Using captcha without displaying it
How I use captcha without making my users complete the barely readable word
Capthca sucks. For more information on how much captcha can suck see John Willis’ post Top 10 Worst Captchas.
But at the same time it can be really annoying for webmasters to have their forms unprotected with all the spam bots running free out there.
What I wanted was to have the commenting feature protected against spam bots without having the innocent human users ruining their eyes on captcha like images, or complete any mathematical equation or any other additional question fields.
My ideea (and as I did some Google searches, I found out other people had similar ideas) was the followig algorithm:
If yes, he’s ok. Let him comment.
No? He’s a suspect. Read him his rights and give him the ultimate “are you human?” test.
//complete the text field with the correct word from the image: $('secretword').value='nospam'; //hide the div containing the captcha image and the text field: $('captcha').style.display='none';
To make my life a lot easier I made my captcha output only one word, nospam, so I didn’t have to get the secret word from the server each time.
I was able to get away with this because I doubt anyone is going to make a special spam bot for VileWorks.com so their stupid spam bot brain will never know that the “secret word” is nospam.
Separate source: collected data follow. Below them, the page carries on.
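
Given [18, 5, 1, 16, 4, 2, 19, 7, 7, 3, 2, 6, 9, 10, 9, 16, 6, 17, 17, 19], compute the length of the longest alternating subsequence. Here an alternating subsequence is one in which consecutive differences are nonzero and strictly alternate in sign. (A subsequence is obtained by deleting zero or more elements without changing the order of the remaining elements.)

11

Track the best alternating length ending on an up-step vs a down-step at each position: up/down = 1/1, 1/2, 1/2, 3/2, 3/4, 3/4, 5/1, 5/6, 5/6, 5/6, 3/6, 7/6, 7/6, 7/6, 7/8, 9/6, 7/10, 11/6, 11/6, 11/1.
The maximum over both is 11; one such subsequence is 18, 5, 16, 4, 19, 7, 10, 9, 16, 6, 17.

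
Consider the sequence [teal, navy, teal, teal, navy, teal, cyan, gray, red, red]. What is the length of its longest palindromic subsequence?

6

One longest palindromic subsequence is teal navy teal teal navy teal (positions 1,2,3,4,5,6); it reads the same forward and backward, and the interval DP gives dp[1][10] = 6.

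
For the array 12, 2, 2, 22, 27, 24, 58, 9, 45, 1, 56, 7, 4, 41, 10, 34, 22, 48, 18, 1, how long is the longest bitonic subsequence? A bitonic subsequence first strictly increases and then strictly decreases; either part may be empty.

One longest bitonic subsequence is 12, 22, 27, 58, 56, 41, 34, 22, 18, 1 (positions 1,4,5,7,11,14,16,17,19,20): it rises to 58 then falls. Length 10 is optimal.

10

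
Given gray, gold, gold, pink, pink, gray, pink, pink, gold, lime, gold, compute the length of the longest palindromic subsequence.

9

Using dp[i][j] = 2 + dp[i+1][j−1] if the ends match, else max(dp[i+1][j], dp[i][j−1]):
dp[1][11] = 9. A witness is gold gold pink pink gray pink pink gold gold at positions 2,3,4,5,6,7,8,9,11.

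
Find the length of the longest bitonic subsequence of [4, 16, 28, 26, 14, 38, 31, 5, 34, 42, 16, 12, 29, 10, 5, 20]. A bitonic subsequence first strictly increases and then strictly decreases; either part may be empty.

10

One longest bitonic subsequence is 4, 16, 28, 31, 34, 42, 16, 12, 10, 5 (positions 1,2,3,7,9,10,11,12,14,15): it rises to 42 then falls. Length 10 is optimal.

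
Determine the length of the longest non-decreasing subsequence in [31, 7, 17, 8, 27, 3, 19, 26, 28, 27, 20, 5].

Let dp[i] be the longest non-decreasing subsequence ending at position i. Then dp = [1, 1, 2, 2, 3, 1, 3, 4, 5, 5, 4, 2].
The maximum is 5; one witness is 7, 17, 19, 26, 28 at positions 2,3,7,8,9.

5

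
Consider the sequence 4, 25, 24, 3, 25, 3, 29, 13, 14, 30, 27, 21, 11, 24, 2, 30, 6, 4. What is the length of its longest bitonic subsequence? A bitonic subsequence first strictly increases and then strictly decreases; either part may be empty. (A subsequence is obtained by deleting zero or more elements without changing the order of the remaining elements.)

10

One longest bitonic subsequence is 4, 24, 25, 29, 30, 27, 21, 11, 6, 4 (positions 1,3,5,7,10,11,12,13,17,18): it rises to 30 then falls. Length 10 is optimal.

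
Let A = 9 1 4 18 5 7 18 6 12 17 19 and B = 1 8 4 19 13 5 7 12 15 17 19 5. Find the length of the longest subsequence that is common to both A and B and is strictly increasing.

For each value that appears in both, track the longest common increasing run ending there.
The best achievable length is 7; one witness is 1, 4, 5, 7, 12, 17, 19 (A-positions 2,3,5,6,9,10,11, B-positions 1,3,6,7,8,10,11).

7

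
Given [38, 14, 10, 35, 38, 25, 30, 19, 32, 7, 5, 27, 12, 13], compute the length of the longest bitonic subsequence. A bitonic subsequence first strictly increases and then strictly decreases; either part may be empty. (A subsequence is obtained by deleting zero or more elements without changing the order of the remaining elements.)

One longest bitonic subsequence is 14, 35, 38, 30, 19, 7, 5 (positions 2,4,5,7,8,10,11): it rises to 38 then falls. Length 7 is optimal.

7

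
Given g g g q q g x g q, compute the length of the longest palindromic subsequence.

6

Using dp[i][j] = 2 + dp[i+1][j−1] if the ends match, else max(dp[i+1][j], dp[i][j−1]):
dp[1][9] = 6. A witness is ggqqgg at positions 2,3,4,5,6,8.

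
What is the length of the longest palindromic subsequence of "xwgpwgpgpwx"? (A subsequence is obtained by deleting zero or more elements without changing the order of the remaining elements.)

One longest palindromic subsequence is xwpgpgpwx (positions 1,2,4,6,7,8,9,10,11); it reads the same forward and backward, and the interval DP gives dp[1][11] = 9.

9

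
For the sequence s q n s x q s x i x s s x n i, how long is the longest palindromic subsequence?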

The same word, over and over again.
If anyone would go through the trouble of adapting their spam bot to my script, I would simply change the word. Or I would go myself through the trouble of setting the captcha back to outputting random letters and get the secret word back from the server each time.
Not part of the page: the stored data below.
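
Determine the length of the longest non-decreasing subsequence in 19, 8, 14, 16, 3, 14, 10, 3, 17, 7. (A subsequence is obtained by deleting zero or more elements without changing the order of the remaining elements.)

Scanning left to right, the best length ending at each element is: 19→1, 8→1, 14→2, 16→3, 3→1, 14→3, 10→2, 3→2, 17→4, 7→3.
So the longest non-decreasing subsequence has length 4, e.g. 8, 14, 16, 17.

4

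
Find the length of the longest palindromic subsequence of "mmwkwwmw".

5

One longest palindromic subsequence is mwwwm (positions 2,3,5,6,7); it reads the same forward and backward, and the interval DP gives dp[1][8] = 5.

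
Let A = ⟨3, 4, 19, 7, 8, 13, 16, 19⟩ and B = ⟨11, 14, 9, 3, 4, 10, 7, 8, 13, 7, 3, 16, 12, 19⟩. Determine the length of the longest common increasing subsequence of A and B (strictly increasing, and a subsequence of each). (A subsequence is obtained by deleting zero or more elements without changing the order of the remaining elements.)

For each value that appears in both, track the longest common increasing run ending there.
The best achievable length is 7; one witness is 3, 4, 7, 8, 13, 16, 19 (A-positions 1,2,4,5,6,7,8, B-positions 4,5,7,8,9,12,14).

7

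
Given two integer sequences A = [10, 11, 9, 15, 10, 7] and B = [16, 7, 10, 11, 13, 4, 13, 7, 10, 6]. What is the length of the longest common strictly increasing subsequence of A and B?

For each value that appears in both, track the longest common increasing run ending there.
The best achievable length is 2; one witness is 10, 11 (A-positions 1,2, B-positions 3,4).

2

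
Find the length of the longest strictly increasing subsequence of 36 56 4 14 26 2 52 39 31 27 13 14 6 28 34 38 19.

Let dp[i] be the longest increasing subsequence ending at position i. Then dp = [1, 2, 1, 2, 3, 1, 4, 4, 4, 4, 2, 3, 2, 5, 6, 7, 4].
The maximum is 7; one witness is 4, 14, 26, 27, 28, 34, 38 at positions 3,4,5,10,14,15,16.

7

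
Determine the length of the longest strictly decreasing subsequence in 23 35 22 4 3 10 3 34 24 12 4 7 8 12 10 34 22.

5

Let dp[i] be the longest decreasing subsequence ending at position i. Then dp = [1, 1, 2, 3, 4, 3, 4, 2, 3, 4, 5, 5, 5, 4, 5, 2, 4].
The maximum is 5; one witness is 35, 34, 24, 12, 4 at positions 2,8,9,10,11.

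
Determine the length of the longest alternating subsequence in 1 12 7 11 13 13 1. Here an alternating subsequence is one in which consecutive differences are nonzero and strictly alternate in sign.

Track the best alternating length ending on an up-step vs a down-step at each position: up/down = 1/1, 2/1, 2/3, 4/3, 4/1, 4/1, 1/5.
The maximum over both is 5; one such subsequence is 1, 12, 7, 11, 1.

5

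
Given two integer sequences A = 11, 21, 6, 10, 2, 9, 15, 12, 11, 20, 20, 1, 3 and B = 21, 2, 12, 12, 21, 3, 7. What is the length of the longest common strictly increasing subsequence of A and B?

For each value that appears in both, track the longest common increasing run ending there.
The best achievable length is 2; one witness is 2, 12 (A-positions 5,8, B-positions 2,3).

2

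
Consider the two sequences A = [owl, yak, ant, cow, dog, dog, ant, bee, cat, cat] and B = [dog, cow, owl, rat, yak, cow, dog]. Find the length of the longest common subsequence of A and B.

Backtracking the LCS table gives one alignment: owl (A1,B3) → yak (A2,B5) → cow (A4,B6) → dog (A6,B7).
So the longest common subsequence has length 4.

4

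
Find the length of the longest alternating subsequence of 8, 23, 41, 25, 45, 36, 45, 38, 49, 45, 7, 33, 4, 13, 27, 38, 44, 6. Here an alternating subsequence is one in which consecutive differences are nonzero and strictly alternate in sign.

Track the best alternating length ending on an up-step vs a down-step at each position: up/down = 1/1, 2/1, 2/1, 2/3, 4/1, 4/5, 6/1, 6/7, 8/1, 8/9, 1/9, 10/9, 1/11, 12/11, 12/11, 12/9, 12/9, 12/13.
The maximum over both is 13; one such subsequence is 8, 41, 25, 45, 36, 45, 38, 49, 7, 33, 4, 13, 6.

13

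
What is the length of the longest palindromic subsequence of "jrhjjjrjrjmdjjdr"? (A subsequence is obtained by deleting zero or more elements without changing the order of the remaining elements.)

One longest palindromic subsequence is rjjjrjrjjjr (positions 2,4,5,6,7,8,9,10,13,14,16); it reads the same forward and backward, and the interval DP gives dp[1][16] = 11.

11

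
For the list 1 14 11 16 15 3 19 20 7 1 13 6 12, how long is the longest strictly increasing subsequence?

5

Let dp[i] be the longest increasing subsequence ending at position i. Then dp = [1, 2, 2, 3, 3, 2, 4, 5, 3, 1, 4, 3, 4].
The maximum is 5; one witness is 1, 14, 16, 19, 20 at positions 1,2,4,7,8.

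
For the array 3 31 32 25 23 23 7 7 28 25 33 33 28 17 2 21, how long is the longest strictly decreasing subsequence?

5

Let dp[i] be the longest decreasing subsequence ending at position i. Then dp = [1, 1, 1, 2, 3, 3, 4, 4, 2, 3, 1, 1, 2, 4, 5, 4].
The maximum is 5; one witness is 31, 25, 23, 7, 2 at positions 2,4,5,7,15.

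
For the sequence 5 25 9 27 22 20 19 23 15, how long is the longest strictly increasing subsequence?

4

Let dp[i] be the longest increasing subsequence ending at position i. Then dp = [1, 2, 2, 3, 3, 3, 3, 4, 3].
The maximum is 4; one witness is 5, 9, 22, 23 at positions 1,3,5,8.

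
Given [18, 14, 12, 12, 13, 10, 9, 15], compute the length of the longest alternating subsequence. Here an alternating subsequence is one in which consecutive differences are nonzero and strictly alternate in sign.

Track the best alternating length ending on an up-step vs a down-step at each position: up/down = 1/1, 1/2, 1/2, 1/2, 3/2, 1/4, 1/4, 5/2.
The maximum over both is 5; one such subsequence is 18, 12, 13, 10, 15.

5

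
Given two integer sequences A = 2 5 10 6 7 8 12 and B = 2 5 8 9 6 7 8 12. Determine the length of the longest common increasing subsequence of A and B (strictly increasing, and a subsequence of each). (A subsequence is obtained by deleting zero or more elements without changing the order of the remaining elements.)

For each value that appears in both, track the longest common increasing run ending there.
The best achievable length is 6; one witness is 2, 5, 6, 7, 8, 12 (A-positions 1,2,4,5,6,7, B-positions 1,2,5,6,7,8).

6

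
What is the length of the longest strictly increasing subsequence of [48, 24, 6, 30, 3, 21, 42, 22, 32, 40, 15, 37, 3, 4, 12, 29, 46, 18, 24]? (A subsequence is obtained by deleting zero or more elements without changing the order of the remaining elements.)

Scanning left to right, the best length ending at each element is: 48→1, 24→1, 6→1, 30→2, 3→1, 21→2, 42→3, 22→3, 32→4, 40→5, 15→2, 37→5, 3→1, 4→2, 12→3, 29→4, 46→6, 18→4, 24→5.
So the longest increasing subsequence has length 6, e.g. 6, 21, 22, 32, 40, 46.

6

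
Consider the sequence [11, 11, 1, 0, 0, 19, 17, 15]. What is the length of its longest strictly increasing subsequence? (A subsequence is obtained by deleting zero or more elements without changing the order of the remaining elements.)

Let dp[i] be the longest increasing subsequence ending at position i. Then dp = [1, 1, 1, 1, 1, 2, 2, 2].
The maximum is 2; one witness is 11, 19 at positions 1,6.

2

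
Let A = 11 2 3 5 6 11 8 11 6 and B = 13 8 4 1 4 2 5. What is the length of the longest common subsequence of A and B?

Backtracking the LCS table gives one alignment: 2 (A2,B6) → 5 (A4,B7).
So the longest common subsequence has length 2.

2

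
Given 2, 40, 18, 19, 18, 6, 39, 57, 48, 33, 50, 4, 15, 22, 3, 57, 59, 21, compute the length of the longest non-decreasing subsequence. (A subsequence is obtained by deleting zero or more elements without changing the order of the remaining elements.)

Let dp[i] be the longest non-decreasing subsequence ending at position i. Then dp = [1, 2, 2, 3, 3, 2, 4, 5, 5, 4, 6, 2, 3, 4, 2, 7, 8, 4].
The maximum is 8; one witness is 2, 18, 19, 39, 48, 50, 57, 59 at positions 1,3,4,7,9,11,16,17.

8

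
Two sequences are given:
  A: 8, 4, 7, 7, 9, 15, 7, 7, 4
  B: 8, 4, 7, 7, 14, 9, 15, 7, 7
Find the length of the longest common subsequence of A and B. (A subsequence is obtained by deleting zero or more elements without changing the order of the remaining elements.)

8

A longest common subsequence is 8, 4, 7, 7, 9, 15, 7, 7 (length 8); the LCS DP confirms no longer common subsequence exists.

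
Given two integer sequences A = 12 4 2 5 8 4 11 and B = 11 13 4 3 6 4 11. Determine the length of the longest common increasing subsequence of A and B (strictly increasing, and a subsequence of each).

2

A longest common strictly increasing subsequence is 4, 11 (length 2); it appears in order in both A and B, and no longer such subsequence exists.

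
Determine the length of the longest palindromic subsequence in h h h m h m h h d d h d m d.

Using dp[i][j] = 2 + dp[i+1][j−1] if the ends match, else max(dp[i+1][j], dp[i][j−1]):
dp[1][14] = 9. A witness is hhhmhmhhh at positions 1,2,3,4,5,6,7,8,11.

9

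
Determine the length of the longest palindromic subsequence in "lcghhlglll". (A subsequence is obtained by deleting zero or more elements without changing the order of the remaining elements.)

6

One longest palindromic subsequence is lghhgl (positions 1,3,4,5,7,10); it reads the same forward and backward, and the interval DP gives dp[1][10] = 6.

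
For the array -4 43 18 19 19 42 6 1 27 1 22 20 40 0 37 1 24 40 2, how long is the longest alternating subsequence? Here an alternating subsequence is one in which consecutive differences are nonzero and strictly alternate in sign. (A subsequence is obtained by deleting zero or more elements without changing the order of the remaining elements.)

A longest alternating subsequence is -4, 43, 18, 19, 6, 27, 1, 22, 20, 40, 0, 37, 1, 24, 2 (positions 1,2,3,4,7,9,10,11,12,13,14,15,16,17,19); its 14 consecutive differences strictly alternate in sign, and length 15 is optimal.

15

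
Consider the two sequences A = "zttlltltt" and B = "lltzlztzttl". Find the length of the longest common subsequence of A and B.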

Is this a good solution for future protection against spam for large web sites?
Is it a good solution for me and a whole lot of other website owners?
Yes. As long as nobody can make a lot of income by any form of spam on your specific website and as long as there aren’t thousands of websites that use this same specific system, nobody’s going to bother to adapt a spam bot to your website.
Spam is only profitable when done massively. It might take a spammer only a 20 minutes to program his spam bot to beat the system I’m talking about, but it would take me even less time to delete his comments, ban his ip and slightly change something in my code so he would have to reprogram his spam bot.
Unless he was some sociopath trying to annoy me, he would never go throught all the trouble.
Bottom line is: the best solutions are specific solutions.
Ever seen those forms asking you to prove that you are human by entering “the result of 8 + 5″? Do you think it’s hard to make an automated solution that reads two numbers and outputs their sum? Of course not. Nobody bothered because they aren’t popular enough to be of any interest.